赵局先给小昃倒了杯酒,自己也满上了一杯。
举杯说道:“这杯酒祝咱俩的缘分,也祝你小昃在内蒙玩的开开心心。”
王昃赔笑,刚把酒杯举到嘴边,他又犹豫了起来。
思量半响,仰头一口喝了,却只喝了半杯。
赵局一愣,心思活泛的他马上问道:“是遇到什么不顺心的事了?”
王昃说道:“倒也不是不顺心,只是这次旅行怕是要结束了。”
“这是为何?那个‘会’不是还要举行好几天?”
“呵呵,不怕赵哥笑话,本来我也是打算参加‘荒漠游’的,却意外的发生了一件大事,这件事情太过事关重大……怕是要捅到中央去啊!”
王昃话说的下成,可眼神却一勾一挑,好似示意着什么。
赵局心念一动,马上明白了王昃着重说的‘中央’的意图。
这是‘大事’,不过却是‘好’的大事。
赵局一阵犹豫,知道王昃如此说话,是要拉他入伙,但毕竟两人刚刚认识,背景人品皆是不知,相对于人家给自己平白分一杯羹,是陷阱的几率要更大一些。

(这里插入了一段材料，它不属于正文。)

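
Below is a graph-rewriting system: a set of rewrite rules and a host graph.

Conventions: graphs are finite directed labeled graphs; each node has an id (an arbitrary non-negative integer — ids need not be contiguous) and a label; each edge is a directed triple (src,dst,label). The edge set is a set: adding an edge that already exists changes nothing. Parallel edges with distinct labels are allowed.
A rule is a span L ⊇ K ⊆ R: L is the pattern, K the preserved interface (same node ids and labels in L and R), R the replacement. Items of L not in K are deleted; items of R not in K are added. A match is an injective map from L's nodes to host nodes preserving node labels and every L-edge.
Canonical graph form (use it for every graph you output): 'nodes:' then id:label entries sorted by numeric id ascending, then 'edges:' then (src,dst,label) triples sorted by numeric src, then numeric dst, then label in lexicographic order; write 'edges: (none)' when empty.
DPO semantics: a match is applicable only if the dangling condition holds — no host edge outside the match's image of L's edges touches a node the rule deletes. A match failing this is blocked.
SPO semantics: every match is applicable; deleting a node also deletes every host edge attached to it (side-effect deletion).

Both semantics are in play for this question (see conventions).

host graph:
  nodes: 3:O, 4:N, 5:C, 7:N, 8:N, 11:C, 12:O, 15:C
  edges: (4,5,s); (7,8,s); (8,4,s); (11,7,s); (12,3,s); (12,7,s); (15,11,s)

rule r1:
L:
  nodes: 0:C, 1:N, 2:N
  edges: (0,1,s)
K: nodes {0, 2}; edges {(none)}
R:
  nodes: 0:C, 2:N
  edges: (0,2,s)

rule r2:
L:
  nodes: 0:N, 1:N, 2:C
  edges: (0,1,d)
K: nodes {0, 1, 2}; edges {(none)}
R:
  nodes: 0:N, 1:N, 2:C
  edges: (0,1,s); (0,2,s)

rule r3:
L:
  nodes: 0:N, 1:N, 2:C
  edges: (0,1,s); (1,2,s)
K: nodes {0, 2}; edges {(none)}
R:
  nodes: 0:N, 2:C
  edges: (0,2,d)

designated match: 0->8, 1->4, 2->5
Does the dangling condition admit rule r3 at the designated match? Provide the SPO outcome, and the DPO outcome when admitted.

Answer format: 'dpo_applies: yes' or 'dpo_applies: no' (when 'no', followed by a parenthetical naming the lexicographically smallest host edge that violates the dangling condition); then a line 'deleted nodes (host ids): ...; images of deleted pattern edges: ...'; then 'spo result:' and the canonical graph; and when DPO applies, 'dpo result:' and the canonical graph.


dpo_applies: yes
deleted nodes (host ids): 4; images of deleted pattern edges: (4,5,s); (8,4,s)
spo result:
nodes: 3:O, 5:C, 7:N, 8:N, 11:C, 12:O, 15:C
edges: (7,8,s); (8,5,d); (11,7,s); (12,3,s); (12,7,s); (15,11,s)
dpo result:
nodes: 3:O, 5:C, 7:N, 8:N, 11:C, 12:O, 15:C
edges: (7,8,s); (8,5,d); (11,7,s); (12,3,s); (12,7,s); (15,11,s)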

王昃看出赵局的犹豫和担心,只得继续道:“不过这件大事还需要借助赵局出一份力,而且……赵哥你已经出过最关键的力气了,剩下的都是小事。”
赵局一愣,突然脑中闪过一道光线。
“小昃你是说帮朋友搬祖坟那件事,出事了?”
王昃四下瞅了瞅,凑到赵局的耳边小声的说道:“不是出事,是出东西了!”
赵局眼睛瞬间一亮。
在这块流传千年的古地上,又是开发不全面人迹罕至,确实经常能被挖出些宝贝来。
赵局也小声问道:“能到‘中央’?那是什么?”
王昃坐回椅子,哈哈笑道:“不可说不可说,但是……具体的事情我还是能说的,比如那些东西都已经运走了,比如现在我需要尽快赶回四九城去。”
这两个信息对赵局来说就足够了。
第一点是告诉他确实挖出了一些‘分量大’的东西,第二点不但证实了第一点,更让他知道,王昃现在没有办法按照正规的途径走。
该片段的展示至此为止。